Un oficio insalubre
El árbol partido que inclina sus ramas sobre el canal, aleteo tartamudo que es también memoria del sauce que escupe los pelos sobre otro tiempo, donde solo ocurrirá el temblor de unas hojas contra el cielo, o sea algo, algo más.
Una calle de grueso adoquinado, gruesos adoquines gastados, con un fino hilo de pasto creciendo entre ellos, hilo de pasto que brota y se expande, al igual que lo hace Lucía en su memoria (me dice: adoro los adoquines, he vivido rodeada de ellos, horado mi propia historia y siempre aparecen. Ciudades lejanas, de savia macerada por huellas que se confunden tanto con la indiferencia de la piedra). Se agacha, arranca el hilo de pasto, lo lleva a la boca y queda así, mordisqueándolo.
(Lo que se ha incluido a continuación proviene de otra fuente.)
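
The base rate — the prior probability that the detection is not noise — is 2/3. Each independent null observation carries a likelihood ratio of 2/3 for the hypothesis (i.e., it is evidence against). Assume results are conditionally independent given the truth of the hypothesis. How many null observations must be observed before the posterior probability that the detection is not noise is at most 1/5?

6

Prior odds = (2/3)/(1/3) = 2.
Likelihood ratio per null observation = 2/3.
Target posterior odds = 0.2/0.8 = 0.25.
Require (2/3)ⁿ ≤ 0.25 ÷ 2 = 0.125.
(2/3)⁵ = 32/243 is still above 0.125 but (2/3)⁶ = 64/729 is at or below it, so n = 6.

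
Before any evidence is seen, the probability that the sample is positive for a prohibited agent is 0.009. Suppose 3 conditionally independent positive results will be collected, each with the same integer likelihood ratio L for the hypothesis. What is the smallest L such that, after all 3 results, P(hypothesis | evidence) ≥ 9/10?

Prior odds = 0.009/0.991 = 9/991.
Target odds = 0.9/0.1 = 9.
Need L³ ≥ 9 ÷ (9/991) = 991.
9³ = 729 < 991 ≤ 1000 = 10³, so L = 10.

10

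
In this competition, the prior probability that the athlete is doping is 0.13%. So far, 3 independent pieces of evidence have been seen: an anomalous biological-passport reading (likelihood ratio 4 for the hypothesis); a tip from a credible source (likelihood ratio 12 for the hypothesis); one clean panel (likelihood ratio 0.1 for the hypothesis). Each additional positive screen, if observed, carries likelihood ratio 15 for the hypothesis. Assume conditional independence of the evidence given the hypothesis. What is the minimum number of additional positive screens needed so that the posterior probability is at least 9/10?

3

Prior odds = 0.0013/0.9987 = 13/9987.
Combined Bayes factor of the evidence already in hand = 4 × 12 × 0.1 = 4.8.
Odds after that evidence = (13/9987) × 4.8 = 104/16645.
Target odds = 0.9/0.1 = 9.
Need 15ⁿ ≥ 9 ÷ (104/16645) = 149805/104.
15² = 225 falls short of 149805/104 but 15³ = 3375 reaches it, so n = 3.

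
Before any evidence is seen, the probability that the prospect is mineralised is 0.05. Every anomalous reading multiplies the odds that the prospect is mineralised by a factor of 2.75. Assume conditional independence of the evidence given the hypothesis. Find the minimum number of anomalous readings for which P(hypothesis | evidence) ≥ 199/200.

9

Prior odds = 0.05/0.95 = 1/19.
Likelihood ratio per anomalous reading = 2.75.
Target posterior odds = 0.995/0.005 = 199.
Need (1/19) × 2.75ⁿ ≥ 199, i.e. 2.75ⁿ ≥ 3781.
2.75⁸ = 214358881/65536 falls short of 3781 but 2.75⁹ ≈8994.86 reaches it, so n = 9.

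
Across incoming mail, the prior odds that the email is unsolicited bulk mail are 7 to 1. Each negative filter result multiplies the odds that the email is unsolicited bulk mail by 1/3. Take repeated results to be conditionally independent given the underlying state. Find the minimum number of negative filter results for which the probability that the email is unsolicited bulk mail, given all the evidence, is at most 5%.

5

Prior odds = 7.
Likelihood ratio per negative filter result = 1/3.
Target odds: 0.05 ÷ 0.95 = 1/19.
Require (1/3)ⁿ ≤ 1/19 ÷ 7 = 1/133.
(1/3)⁴ = 1/81 is still above 1/133 but (1/3)⁵ = 1/243 is at or below it, so n = 5.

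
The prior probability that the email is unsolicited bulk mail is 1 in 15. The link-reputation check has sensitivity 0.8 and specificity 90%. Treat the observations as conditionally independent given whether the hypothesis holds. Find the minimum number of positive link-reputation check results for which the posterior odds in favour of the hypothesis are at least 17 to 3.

3

Prior odds: (1/15) ÷ (14/15) = 1/14.
False-positive rate = 1 − 0.9 = 0.1; likelihood ratio of a positive = 0.8/0.1 = 8.
Target odds = 17/3.
Need (1/14) × 8ⁿ ≥ 17/3, i.e. 8ⁿ ≥ 238/3.
8² = 64 falls short of 238/3 but 8³ = 512 reaches it, so n = 3.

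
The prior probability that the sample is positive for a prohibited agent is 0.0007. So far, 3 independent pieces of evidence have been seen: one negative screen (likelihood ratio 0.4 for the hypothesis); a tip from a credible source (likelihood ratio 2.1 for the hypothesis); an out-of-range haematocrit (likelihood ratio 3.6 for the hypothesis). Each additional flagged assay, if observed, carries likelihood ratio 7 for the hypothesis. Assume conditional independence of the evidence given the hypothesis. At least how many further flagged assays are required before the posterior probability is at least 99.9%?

Prior odds = 0.0007/0.9993 = 7/9993.
Combined Bayes factor of the evidence already in hand = 0.4 × 2.1 × 3.6 = 3.024.
Odds after that evidence = (7/9993) × 3.024 = 882/416375.
Target odds = 0.999/0.001 = 999.
Need 7ⁿ ≥ 999 ÷ (882/416375) = 46217625/98.
7⁶ = 117649 falls short of 46217625/98 but 7⁷ = 823543 reaches it, so n = 7.

7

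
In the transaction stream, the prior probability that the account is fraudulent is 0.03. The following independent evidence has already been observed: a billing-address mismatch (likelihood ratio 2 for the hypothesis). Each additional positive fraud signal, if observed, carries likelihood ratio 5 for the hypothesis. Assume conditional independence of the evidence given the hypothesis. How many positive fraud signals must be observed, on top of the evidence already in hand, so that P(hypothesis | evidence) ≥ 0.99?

Prior odds = 0.03/0.97 = 3/97.
Bayes factor of the evidence already in hand = 2.
Odds after that evidence = (3/97) × 2 = 6/97.
Target odds = 0.99/0.01 = 99.
Need 5ⁿ ≥ 99 ÷ (6/97) = 1600.5.
5⁴ = 625 falls short of 1600.5 but 5⁵ = 3125 reaches it, so n = 5.

5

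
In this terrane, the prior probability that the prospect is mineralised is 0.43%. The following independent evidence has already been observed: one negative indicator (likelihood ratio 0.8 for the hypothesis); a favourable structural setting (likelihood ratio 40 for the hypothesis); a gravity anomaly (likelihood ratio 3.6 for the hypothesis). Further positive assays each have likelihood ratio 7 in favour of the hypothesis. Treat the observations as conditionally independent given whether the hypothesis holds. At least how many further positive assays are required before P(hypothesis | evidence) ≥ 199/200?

4

Prior odds = 0.0043/0.9957 = 43/9957.
Combined Bayes factor of the evidence already in hand = 0.8 × 40 × 3.6 = 115.2.
Odds after that evidence = (43/9957) × 115.2 = 8256/16595.
Target odds = 0.995/0.005 = 199.
Need 7ⁿ ≥ 199 ÷ (8256/16595) = 3302405/8256.
7³ = 343 falls short of 3302405/8256 but 7⁴ = 2401 reaches it, so n = 4.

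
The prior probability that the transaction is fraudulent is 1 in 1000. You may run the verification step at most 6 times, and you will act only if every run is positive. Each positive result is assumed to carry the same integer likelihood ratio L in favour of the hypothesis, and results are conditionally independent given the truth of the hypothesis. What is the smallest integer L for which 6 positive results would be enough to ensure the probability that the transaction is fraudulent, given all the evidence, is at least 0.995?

8

Prior odds = 0.001/0.999 = 1/999.
Target odds = 0.995/0.005 = 199.
Need L⁶ ≥ 199 ÷ (1/999) = 198801.
7⁶ = 117649 < 198801 ≤ 262144 = 8⁶, so L = 8.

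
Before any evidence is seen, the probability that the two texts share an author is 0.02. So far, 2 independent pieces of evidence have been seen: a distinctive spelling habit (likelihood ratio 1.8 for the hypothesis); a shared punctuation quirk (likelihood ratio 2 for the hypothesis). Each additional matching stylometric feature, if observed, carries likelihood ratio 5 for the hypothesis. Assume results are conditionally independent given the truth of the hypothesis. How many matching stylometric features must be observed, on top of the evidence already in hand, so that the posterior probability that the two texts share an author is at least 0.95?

4

Prior odds = 0.02/0.98 = 1/49.
Combined Bayes factor of the evidence already in hand = 1.8 × 2 = 3.6.
Odds after that evidence = (1/49) × 3.6 = 18/245.
Target odds = 0.95/0.05 = 19.
Need 5ⁿ ≥ 19 ÷ (18/245) = 4655/18.
5³ = 125 falls short of 4655/18 but 5⁴ = 625 reaches it, so n = 4.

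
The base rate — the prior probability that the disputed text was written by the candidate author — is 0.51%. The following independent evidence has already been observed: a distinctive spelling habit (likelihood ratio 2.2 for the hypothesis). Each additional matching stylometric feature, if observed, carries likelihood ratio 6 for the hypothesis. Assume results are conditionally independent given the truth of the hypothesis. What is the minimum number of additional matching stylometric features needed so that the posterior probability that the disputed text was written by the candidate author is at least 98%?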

La fórmula que inspira a quien gusta ir de aquí para allá limando ciudades, países, continentes, es siempre la misma: salir volviendo. Sin importar la duración del periplo: dos días, tres meses, un año, lo mismo da. Se parte con la certeza del regreso. Existe otra clase de personas que esquivan el contrato, optan por una versión lateral de la travesía; cierran la puerta y ya, besitos byebye. Héctor pertenece a este grupo. Dejó Valencia a los 21 –antes que naciera Lucía, la niña que tuvo junto a una chica que conoció en un bar y frecuentó durante una semana–, hoy carga con 47. Partió (¿escapó?) sabiendo que jamás regresaría, que nunca vería en persona a su hija. Desde entonces ha vivido en casi todas las ciudades reconocibles del globo (nunca elige zonas rurales, las detesta). Habla seis idiomas si contamos el griego, que enhebra con cierta dificultad. Mantiene en Valencia un pequeño departamento que le acerca una renta estrecha (650 euros al mes). Con eso, más lo que raspa de sus trabajos temporarios, se las ingenia para establecerse durante el plazo que considere en el sitio que le apetezca; se las arregla, decía, para pagar los boletos de avión o bus o tren cuando define el siguiente paso. Aquí, en Lovaina, lleva algo más de cuatro meses, interiorizándose en el ciclo completo de la cebada, desde que se trabaja la tierra y se la siembra, hasta que se la embotella transformada en cerveza.
El árbol partido que inclina sus ramas sobre el canal, aleteo tartamudo que es también memoria del sauce que escupe los pelos sobre otro tiempo, donde solo ocurrirá el temblor de unas hojas contra el cielo, o sea algo, algo más. (Héctor agrega: cualquiera de mis vuelos, aun el más alto, siempre comenzará por quemar las alas en el pálido fuego, cualquiera de mis vuelos –reafirma–, aun el más largo –completa con menguado reposo siestero–).
Detrás, al fondo del decorado que sazona nuestra charla, la hierba tierna y tupida remonta mansas olas de tierra acolinada. En las macetas fabricadas al costado de la cañada están naciendo las primeras flores que pare la época: azules, amarillas, también coloradas. Dos niños tiran de una cuerda que ahorca una alambrada; un hombre sencillo alimenta a las palomas. Estas llegan hasta la mano que les entrega semillas o migas. No obstante, los gorriones se acercan al hombre con igual confianza que las palomas. Creo percibir una recóndita sensación de seguridad. Son las cuatro de la tarde y me detengo en el cogoteo de los vasos térmicos con agua caliente dentro de los bolsos, los tés, los gofres. También los racimos de uva blanca y granate.
Gastado por el trajín de los viajes, el galope sin regreso, los huesos en maleza que aprietan de manera tal que extirpan los suspiros. Con lucidez, reflexiona Héctor, que aprendió a tener solo memoria para el enemigo y para el amor, única memoria sin olvido ni perdones. Para la derrota, el ron; para la victoria, corazón. (Vivir es un oficio insalubre.) De vez en cuando remueve su historia con la zarpa del fantasma que merodea y acecha. Es curioso, cavilo: en estas tierras donde nunca lastima el verano, en las que los cielos jamás arden, la lluvia descolgaría nostalgias, y de pronto él, hirviente de amor y de ira, recuerda ese nombre como un lejano gemido del mar: Lucía.